Mr. Flagg also designed several distinctive urban residences, among them the Charles Scribner home at 9 East 66th Street, a home for Mrs. Gouveneur Morris on Park Avenue at 85th Street, the Fulton Cutting residence, Madison Avenue and 62nd Street; and Oliver Jennings house on 72nd Street near Fifth Avenue. In contrast to these fine homes, he also planned a number of model tenements, and was architect of the Mills Hotels in New York and other cities. For low salaried white collar workers he designed and built in 1933, the 560-family Flagg Court Apartments in the Bay Ridge section of Brooklyn, one of the largest of such buildings in greater New York; also built the first co-operative apartment house in Manhattan at Madison Avenue and 28th Street. In addition to his professional activities, Mr. Flagg was interest in civic affairs, particularly New York's traffic problem and City Planning.

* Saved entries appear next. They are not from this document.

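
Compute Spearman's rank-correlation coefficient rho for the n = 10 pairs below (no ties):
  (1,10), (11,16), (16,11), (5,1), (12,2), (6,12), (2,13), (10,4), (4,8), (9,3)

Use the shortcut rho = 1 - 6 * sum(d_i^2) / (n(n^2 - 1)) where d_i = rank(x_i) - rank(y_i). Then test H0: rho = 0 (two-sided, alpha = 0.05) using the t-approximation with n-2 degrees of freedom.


Step 1: Rank x and y separately (midranks; no ties here).
rank(x): 1->1, 11->8, 16->10, 5->4, 12->9, 6->5, 2->2, 10->7, 4->3, 9->6
rank(y): 10->6, 16->10, 11->7, 1->1, 2->2, 12->8, 13->9, 4->4, 8->5, 3->3
Step 2: d_i = R_x(i) - R_y(i); compute d_i^2.
  (1-6)^2=25, (8-10)^2=4, (10-7)^2=9, (4-1)^2=9, (9-2)^2=49, (5-8)^2=9, (2-9)^2=49, (7-4)^2=9, (3-5)^2=4, (6-3)^2=9
sum(d^2) = 176.
Step 3: rho = 1 - 6*176 / (10*(10^2 - 1)) = 1 - 1056/990 = -0.066667.
Step 4: Under H0, t = rho * sqrt((n-2)/(1-rho^2)) = -0.1890 ~ t(8).
Step 5: Two-sided p-value from the t-distribution with 8 df = 0.854813.
Step 6: alpha = 0.05. fail to reject H0.

rho = -0.0667, p = 0.854813, fail to reject H0 at alpha = 0.05.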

He had been a member of the New York Chapter A.I.A. since 1912 and was elected to Institute Fellowship in 1926. After fifty years of continuous practice, he retired in 1940s to his home at 109 East 40th Street where seven years later he passed away at the age of ninety. He was a brother of Montague Flagg and Charles Noel Flagg, the latter a portrait painter, who founded the Connecticut League of Art Students which became the Flagg Night School of Drawing for Men.